Quickly find where your VCenter VM is running using PowerShell and PowerCLI

VCenter is the glue to a solid VSphere environment, so if it stops working so do other components like Vmotion and DRS (pretty important). Most environments run Vcenter on a VM within VSphere, not a physical box. So, if Vcenter stops working to the point where it cannot be accessed via the web client, Windows client, or PowerShell, you will probably want to access the VM console to troubleshoot. Chances are though, you do not keep tabs on what ESXi host the Vcenter VM is running on. If you have more than a few ESXi hosts in your environment, trying to find which host the VCenter VM is running on can be painful if done manually. So instead of going through that hassle, lets automate that.

To do this lets use PowerShell and PowerCLI to build a small, simple function to access each ESXi host to see if the VCenter VM is running.

The flow of the function is fairly simple:

  • Connect to the ESXi host
  • Attempt to find the VCenter VM by name
  • If the VCenter VM is found, it writes the ESXi host to output
  • If it does not find VCenter, move on to the next ESXi host
In order to find VCenter I created a small PowerShell function below, but lets step through some of the commands this function uses.
Connect-VIServer is used to connect to VCenter or a ESXi host via a credential. Note this function assumes you have the same password on each ESXi host.
Connect-VIServer -Server $item -credential $RootCredential -ErrorAction stop
Next, Get-VM is used to find the VCenter VM on an ESXi host. It uses the $item variable which contains the current ESXi host in the foreach loop. If found, it writes the name of the VCenter VM and the vmhost to output.
 Get-VM -Name $item | select-object name,vmhost
Finally, after attempting Get-VM, we disconnect from the current ESXi host we are connected to with Disconnect-ViServer.
Disconnect-viserver -force -confirm:$false
Now lets use the function!We will create a $hosts variable with the hostnames of our ESXi hosts, use Get-Credential for our ESXi username and password (likely root), and then use the Get-VCenterEsxiHost function to find our VCenter VM.

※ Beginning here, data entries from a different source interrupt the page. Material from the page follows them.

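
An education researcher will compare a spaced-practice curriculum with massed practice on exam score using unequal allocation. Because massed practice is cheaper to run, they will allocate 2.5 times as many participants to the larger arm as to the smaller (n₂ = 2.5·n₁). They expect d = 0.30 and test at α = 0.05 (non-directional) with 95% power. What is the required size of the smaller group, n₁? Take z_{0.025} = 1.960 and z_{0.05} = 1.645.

With allocation ratio k = n₂/n₁ = 2.5, Var(x̄₁−x̄₂) = σ²(1/n₁ + 1/(k·n₁)) = σ²·(k+1)/(k·n₁).
So n₁ = (1 + 1/k)·((z_{α/2} + z_β)/d)² = 1.400 × (3.605/0.30)².
n₁ = 1.400 × 144.40 = 202.2.
Round up: n₁ = 203, giving n₂ = ⌈2.5 × 203⌉ = ⌈507.5⌉ = 508.

n₁ = 203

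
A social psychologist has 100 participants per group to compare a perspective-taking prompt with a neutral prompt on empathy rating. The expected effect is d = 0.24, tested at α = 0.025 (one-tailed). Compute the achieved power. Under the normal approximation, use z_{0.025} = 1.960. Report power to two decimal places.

power ≈ 0.40

For two equal groups, power = Φ(d·√(n/2) − z_{α}).
d·√(n/2) = 0.24 × √(100/2) = 0.24 × 7.071 = 1.697.
z_β = 1.697 − 1.960 = -0.263.
Power = Φ(-0.263) = 0.396.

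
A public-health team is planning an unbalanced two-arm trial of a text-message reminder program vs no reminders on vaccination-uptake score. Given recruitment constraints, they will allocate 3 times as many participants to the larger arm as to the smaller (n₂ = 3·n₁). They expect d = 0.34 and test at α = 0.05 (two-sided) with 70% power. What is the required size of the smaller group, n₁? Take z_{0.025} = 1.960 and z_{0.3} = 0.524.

With allocation ratio k = n₂/n₁ = 3, Var(x̄₁−x̄₂) = σ²(1/n₁ + 1/(k·n₁)) = σ²·(k+1)/(k·n₁).
So n₁ = (1 + 1/k)·((z_{α/2} + z_β)/d)² = 1.333 × (2.484/0.34)².
n₁ = 1.333 × 53.38 = 71.2.
Round up: n₁ = 72, giving n₂ = 3 × 72 = 216.

n₁ = 72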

Looks like our VCenter is running on host1.

$hosts = @(“host1″,”host2″,”host3”)
$Credential = Get-Credential

 

Get-VCenterEsxiHost -VCenterVMName ‘vcenterhost’ -ESXiHosts @(“host1″,”host2″,”host3”) -RootCredential $Credential

 

  Name        VMHost
  —-        ——
  vcenterhost host1

There we have it. A very simple PowerShell function to find our VCenter.